Tag: Xenophobia

  • August 22, 2019 UPDATE

    August 22, 2019 UPDATE

    CANDIDACY The National Executive Committee of the Social Democratic Party,
    number one in the government coalition in Bucharest, is to convene on Friday to
    validate the candidacy of incumbent Prime Minister Viorica Dancila for the
    presidential election this autumn. The country’s president Klaus Iohannis has
    also announced his intention to run for the presidential seat. Iohannis is
    backed by the National Liberal Party, the main opposition party in Romania.
    Another candidate is Dan Barna, head of the USR-PLUS Alliance, also in
    opposition, as well as Calin Popescu Tariceanu leader of ALDE, the second party
    in the ruling coalition.










    DAY On Friday Romania marks 75 years since the
    country’s former king, Mihai 1st, decided to arrest Marshal Ion Antonescu, the
    head of the pro-German government in Bucharest taking Romania out of the Axis.
    According to historians, the king’s decision to join the Allied Powers
    shortened the war in Europe by six months saving hundreds of thousands of lives.
    Three years later when the country was under the Soviet occupation and led by a
    puppet government, the king was forced to abdicate and go into exile.
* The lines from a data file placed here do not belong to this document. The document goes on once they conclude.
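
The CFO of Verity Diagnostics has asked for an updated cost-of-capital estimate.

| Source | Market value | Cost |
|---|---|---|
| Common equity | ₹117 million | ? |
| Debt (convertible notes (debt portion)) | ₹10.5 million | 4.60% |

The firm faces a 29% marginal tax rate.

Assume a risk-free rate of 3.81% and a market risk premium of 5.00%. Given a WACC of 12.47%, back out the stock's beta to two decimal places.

Total capital V = 117 + 10.5 = 127.5.
Equity weight = 117/127.5 = 0.9176.
Convertible notes (debt portion) weight = 10.5/127.5 = 0.0824.
Debt contribution = 0.0824 × 4.6% × (1 − 29%) = 0.2690%.
Required equity contribution = 12.47% − 0.2690% = 12.2010%  ⇒  Re = 13.2960%.
CAPM: 13.2960% = 3.81% + β × 5.0%  ⇒  β = 1.8972.

1.90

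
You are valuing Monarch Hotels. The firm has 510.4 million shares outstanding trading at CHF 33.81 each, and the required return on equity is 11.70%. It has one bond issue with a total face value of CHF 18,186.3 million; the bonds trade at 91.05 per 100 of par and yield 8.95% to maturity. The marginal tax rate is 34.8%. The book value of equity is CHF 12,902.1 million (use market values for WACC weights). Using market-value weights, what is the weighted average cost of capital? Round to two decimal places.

Market value of equity E = 33.81 × 510.4m = 17256.624m. Market value of debt D = 18186.3m × 91.05/100 = 16558.62615m.
Total capital V = 17256.624 + 16558.62615 = 33815.25015.
Equity: weight = 17256.624/33815.25015 = 0.5103; cost = 11.7%.
Bonds outstanding: weight = 16558.62615/33815.25015 = 0.4897; after-tax cost = 8.95% × (1 − 34.8%) = 5.8354%.
WACC = 0.5103 × 11.7000% + 0.4897 × 5.8354% = 8.8282%.

8.83%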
The
    former king returned to Romania after the anti-communist revolution of 1989 and
    died two years ago at the age of 96.










    SURVEY Students from Eastern Europe in schools across England and
    Scotland have been facing an increasing wave of racism and xenophobia, shows a
    survey conducted by the Strathclyde University in Glasgow. The Brexit
    referendum and the anti-migration discourse of some politicians have largely contributed
    to this phenomenon in the past three years. According to the study, quoted by
    Radio Romania correspondent, 77% of the students interviewed have confessed
    they suffered in a way or another from acts of racism, xenophobia and
    harassment, while half of them say that such abuses have increased after the 2016
    Brexit referendum. The interviewees say they have been victims of verbal abuse
    in the street, transport means or even on school premises and some of them have
    accused the teaching staff of having ignored the phenomenon. The survey, which
    was conducted between October 2016 and May 2018, involved over 1,000 students
    with ages between 12 and 18 mostly from countries like Romania, Poland and
    Lithuania who lived in Britain for at least three years.